With such high-throughput experiments being performed on BeadArrays, there is clearly the need for a statistical tool to be widely available to confirm the quality of such arrays and investigate any problems that may occur. We therefore developed an R library implementing quality control checks and low-level analysis for BeadArrays. 

We used TIF image files obtained by scanning BeadArray experiments to assess the procedure used by Illumina to calculate foreground and background intensities for each bead and hence the amount of hybridisation to the attached probes. We first used the methods described by Illumina to re-create the values exactly and then considered if all the stages are necessary and if some stages could be modified.  

We will present the results of our investigation into the positioning and numbers of each bead type on a particular array and whether this agrees with the expected random distribution.

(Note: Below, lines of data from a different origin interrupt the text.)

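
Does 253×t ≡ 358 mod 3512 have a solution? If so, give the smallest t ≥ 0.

gcd(253, 3512) = 1, so a unique solution mod 3512 exists.
253⁻¹ ≡ 2693 (mod 3512).
t ≡ 2693×358 ≡ 1806 (mod 3512).

1806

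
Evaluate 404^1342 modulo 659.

619

Compute successive squares:
404^1 ≡ 404 (mod 659)
404^2 ≡ 404^2 = 163216 ≡ 443 (mod 659)
404^4 ≡ 443^2 = 196249 ≡ 526 (mod 659)
404^8 ≡ 526^2 = 276676 ≡ 555 (mod 659)
404^16 ≡ 555^2 = 308025 ≡ 272 (mod 659)
404^32 ≡ 272^2 = 73984 ≡ 176 (mod 659)
404^64 ≡ 176^2 = 30976 ≡ 3 (mod 659)
404^128 ≡ 3^2 = 9 (mod 659)
404^256 ≡ 9^2 = 81 (mod 659)
404^512 ≡ 81^2 = 6561 ≡ 630 (mod 659)
404^1024 ≡ 630^2 = 396900 ≡ 182 (mod 659)
404^1342 = 404^1024 × 404^256 × 404^32 × 404^16 × 404^8 × 404^4 × 404^2 ≡ 182 × 81 × 176 × 272 × 555 × 526 × 443 (mod 659).
Accumulate the product:
182 × 81 = 14742 ≡ 244
244 × 176 = 42944 ≡ 109
109 × 272 = 29648 ≡ 652
652 × 555 = 361860 ≡ 69
69 × 526 = 36294 ≡ 49
49 × 443 = 21707 ≡ 619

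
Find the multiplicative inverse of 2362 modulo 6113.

5246

Run the extended Euclidean algorithm:
6113 = 2·2362 + 1389
2362 = 1·1389 + 973
1389 = 1·973 + 416
973 = 2·416 + 141
416 = 2·141 + 134
141 = 1·134 + 7
134 = 19·7 + 1
7 = 7·1 + 0
gcd(2362, 6113) = 1, so the inverse exists.
Bézout: 1 = 335·6113 − 867·2362.
So 2362⁻¹ ≡ −867 ≡ 5246 (mod 6113).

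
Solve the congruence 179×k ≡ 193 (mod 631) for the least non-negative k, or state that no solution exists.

gcd(179, 631) = 1, so a unique solution mod 631 exists.
179⁻¹ ≡ 490 (mod 631).
k ≡ 490×193 ≡ 551 (mod 631).

551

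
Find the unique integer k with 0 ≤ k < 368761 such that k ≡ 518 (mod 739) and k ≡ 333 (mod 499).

53726

739⁻¹ mod 499: 739·210 ≡ 1 (mod 499), so 739⁻¹ ≡ 210.
k = 518 + 739·((333 − 518)·210 mod 499) = 518 + 739·72 = 53726.
Check: 53726 mod 739 = 518, 53726 mod 499 = 333. ✓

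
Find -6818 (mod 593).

-6818 = -12×593 + 298, so -6818 ≡ 298 (mod 593).

298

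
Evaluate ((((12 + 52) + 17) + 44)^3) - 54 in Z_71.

12 + 52 = 64
64 + 17 = 81 ≡ 10 (mod 71)
10 + 44 = 54
(54)^3 ≡ 57 (mod 71)
57 - 54 = 3

3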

We will also present our findings on the process for determining which beads of a particular type are classed as outliers on an array and what impact this has on the eventual bead summaries produced. Methods will then be presented which use these bead summaries to compare the variability between arrays within in the same experiment.  

We will then demonstrate functions enabling the user to view the original TIF image scanned from an array and be able to see information about intensities of beads in a particular region and also highlight beads determined to be outliers. It will be shown that these functions provide a useful tool for understanding any systematic problems that can occur on BeadArrays.